Without citing sources, Wikipedia defines the cross-entropy of discrete distributions $P$ and $Q$ to be

\begin{align}
\mathrm{H}^{\times}(P; Q)
&= -\sum_x p(x)\, \log q(x).
\end{align}

Who was first to start using this quantity? And who invented this term? I looked in:

J. E. Shore and R. W. Johnson, “Axiomatic derivation of the principle of maximum entropy and the principle of minimum cross-entropy,” Information Theory, IEEE Transactions on, vol. 26, no. 1, pp. 26-37, Jan. 1980.

I followed their introduction to

A. Wehrl, “General properties of entropy,” Reviews of Modern Physics, vol. 50, no. 2, pp. 221-260, Apr. 1978.

who never uses the term.

Neither does

S. Kullback and R. Leibler, “On information and sufficiency,” The Annals of Mathematical Statistics, vol. 22, no. 1, pp. 79-86, 1951.

I looked in

T. M. Cover and J. A. Thomas, Elements of Information Theory (Wiley Series in Telecommunications and Signal Processing). Wiley-Interscience, 2006.

and

I. Good, “Maximum Entropy for Hypothesis Formulation, Especially for Multidimensional Contingency Tables,” The Annals of Mathematical Statistics, vol. 34, no. 3, pp. 911-934, 1963.

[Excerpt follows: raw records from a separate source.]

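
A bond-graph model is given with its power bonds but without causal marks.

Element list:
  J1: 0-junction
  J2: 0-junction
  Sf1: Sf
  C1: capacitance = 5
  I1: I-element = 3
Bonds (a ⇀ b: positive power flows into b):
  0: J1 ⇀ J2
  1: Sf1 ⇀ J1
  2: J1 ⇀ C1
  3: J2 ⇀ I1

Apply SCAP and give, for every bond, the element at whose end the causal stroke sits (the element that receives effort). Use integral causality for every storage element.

β0 stroke at J2
β1 stroke at Sf1
β2 stroke at J1
β3 stroke at I1

β1 |Sf1  (Sf1: flow source, stroke at near end)
β2 |J1  (prefer integral on C1)
β0 |J2  (common-e at J1 fixed by 2)
β3 |I1  (J2: bond 0 brought effort, rest push out)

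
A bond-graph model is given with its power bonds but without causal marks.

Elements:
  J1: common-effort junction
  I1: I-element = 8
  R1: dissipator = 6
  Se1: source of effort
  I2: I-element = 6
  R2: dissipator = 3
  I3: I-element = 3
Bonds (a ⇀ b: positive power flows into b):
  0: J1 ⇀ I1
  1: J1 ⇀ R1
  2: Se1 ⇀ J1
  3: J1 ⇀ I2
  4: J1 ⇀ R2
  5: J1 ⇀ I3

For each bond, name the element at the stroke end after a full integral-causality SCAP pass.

#0 →I1
#1 →R1
#2 →J1
#3 →I2
#4 →R2
#5 →I3

b2 |J1  (Se1 (Se) sets effort on bond)
b0 |I1  (0-jn J1 has e-setter on 2)
b1 |R1  (J1 effort already set via bond 2)
b3 |I2  (J1 effort already set via bond 2)
b4 |R2  (J1: bond 2 brought effort, rest push out)
b5 |I3  (J1 effort already set via bond 2)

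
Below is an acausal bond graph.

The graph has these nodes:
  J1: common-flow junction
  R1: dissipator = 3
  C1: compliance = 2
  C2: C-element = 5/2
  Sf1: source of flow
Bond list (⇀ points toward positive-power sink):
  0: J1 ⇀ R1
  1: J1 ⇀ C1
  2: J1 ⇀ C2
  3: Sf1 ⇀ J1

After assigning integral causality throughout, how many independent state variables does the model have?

2  (C1, C2 all integral)

b3 →Sf1  (Sf1: flow source, stroke at near end)
b0 →J1  (J1 flow already set via bond 3)
b1 →J1  (1-jn J1 has f-setter on 3)
b2 →J1  (common-f at J1 fixed by 3)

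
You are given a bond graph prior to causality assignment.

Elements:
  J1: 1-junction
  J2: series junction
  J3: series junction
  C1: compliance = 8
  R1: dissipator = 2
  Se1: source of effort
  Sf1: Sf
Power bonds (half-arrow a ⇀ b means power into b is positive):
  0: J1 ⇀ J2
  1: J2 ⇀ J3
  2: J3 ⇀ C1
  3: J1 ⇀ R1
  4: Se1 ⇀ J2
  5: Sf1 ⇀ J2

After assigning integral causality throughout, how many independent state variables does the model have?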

but both papers define cross-entropy to be synonymous with KL-divergence.

The original paper

C. E. Shannon, “A Mathematical Theory of Communication,” Bell system technical journal, vol. 27, 1948.

Doesn’t mention cross entropy (and has a strange definition of “relative entropy”: “The ratio of the entropy of a source to the maximum value it could have while still restricted to the same symbols”).

Finally, I looked in some old books and papers by Tribus.

Does anyone know what the equation above is called, and who invented it or has a nice presentation of it?

It seems to be closely related to the concept of Kullback–Leibler divergence (see Kullback and Leibler, 1951). In their article Kullback and Leibler discuss the mean information for discriminating between two hypotheses (defined as $I_{1:2}(E)$ in eqs. $2.2-2.4$) and cite pp. 18-19 of Shannon and Weaver’s The Mathematical Theory of Communication (1949) and p. 76 of Wiener’s Cybernetics (1948).